The oil and gas contracts market experienced significant turbulence in the first quarter of 2024, with the disclosed contract value plummeting by a staggering 37 per cent quarter-on-quarter (QoQ), according to a new report from GlobalData.
The report, titled Oil and Gas Industry Contracts Review by Sector, Region, Terrain, Planned and Awarded Contracts and Top Contractors and Issuers, Q1 2024, reveals that the total disclosed contract value dropped from $50.2 billion in Q4 2023 to $31.4 billion in Q1 2024.
This decline was accompanied by a decrease in overall contract volume, which fell from 1,346 in Q4 2023 to 1,142 in Q1 2024.
Pritam Kad, Oil and Gas Analyst at GlobalData, attributes this downturn to concerns over the demand outlook in oil and gas-consuming countries amid the looming recession and high inflation.
“Many traditional oil and gas industry projects are getting delayed or postponed due to concerns over demand outlook in oil and gas consuming countries amid the looming recession and high inflation, which is clearly evidenced by the decrease in both contract value and volume,” Kad commented.
The report further reveals that Operation and Maintenance (O&M) contracts represented 59 per cent of the total contracts in Q1 2024, followed by procurement scope with 16 per cent, and contracts with multiple scopes, such as construction, design and engineering, installation, O&M, and procurement accounted for 13 per cent.
Despite the overall decline, the quarter witnessed some notable contracts, including:
- Samsung Heavy Industries’ $3.44 billion construction contract for 15 LNG carriers, each with a capacity of 174,000 m3.
- Tecnicas Reunidas and Sinopec Engineering Group’s two lumpsum contracts worth approximately $3.3 billion from Saudi Aramco for the Engineering, Procurement, and Construction (EPC) of the Riyas Natural Gas Liquids (NGL) fractionation facility in Saudi Arabia.

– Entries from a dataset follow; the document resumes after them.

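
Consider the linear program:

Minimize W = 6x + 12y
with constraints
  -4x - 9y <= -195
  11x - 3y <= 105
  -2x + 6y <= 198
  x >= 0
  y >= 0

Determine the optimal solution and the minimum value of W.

x = 0, y = 65/3, minimum W = 260

Extreme points and W = 6x + 12y:
  (510/37, 575/37) → W = 9960/37
  (0, 65/3) → W = 260
  (102/5, 199/5) → W = 600
  (0, 33) → W = 396

The binding constraints are -4x - 9y = -195 and x = 0.
Solving simultaneously gives x = 0, y = 65/3.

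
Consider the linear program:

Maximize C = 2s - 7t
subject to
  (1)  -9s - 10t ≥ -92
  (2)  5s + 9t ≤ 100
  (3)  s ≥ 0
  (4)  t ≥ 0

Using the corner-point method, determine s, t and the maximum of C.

s = 92/9, t = 0, maximum C = 184/9

Corner points and C = 2s - 7t:
  (0, 46/5) → C = -322/5
  (92/9, 0) → C = 184/9
  (0, 0) → C = 0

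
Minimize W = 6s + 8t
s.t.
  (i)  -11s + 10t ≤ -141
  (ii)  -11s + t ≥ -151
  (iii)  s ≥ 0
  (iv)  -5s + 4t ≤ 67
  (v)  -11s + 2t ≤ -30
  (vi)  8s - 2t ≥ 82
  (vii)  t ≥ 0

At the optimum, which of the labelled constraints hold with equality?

Extreme points and W = 6s + 8t:
  (1369/99, 10/9) → W = 9094/99
  (141/11, 0) → W = 846/11
  (151/11, 0) → W = 906/11

The minimum is at (141/11, 0). Substituting into each constraint, equality holds for (i) and (vii); the remaining constraints have slack.

(i) and (vii)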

- Tecnimont’s approximately $1.1 billion contract from Sonatrach for the Engineering, Procurement, Construction, and Commissioning (EPCC) of a new Linear Alkyl Benzene (LAB) plant with a capacity of 100,000 tons per annum (tpa) and utilities infrastructure in east Algeria.
Despite the current challenges, Kad remains optimistic about the mid-term prospects for the industry.
“Contrarily, oil prices are anticipated to be favourable for producers due to potential supply disruptions arising from geopolitical risks. GlobalData expects that delayed or near-completion projects are likely to be pushed forward in the mid-term,” he concludes.
As the global economy navigates through uncertain times, the oil and gas industry will closely monitor market conditions and adjust its strategies accordingly.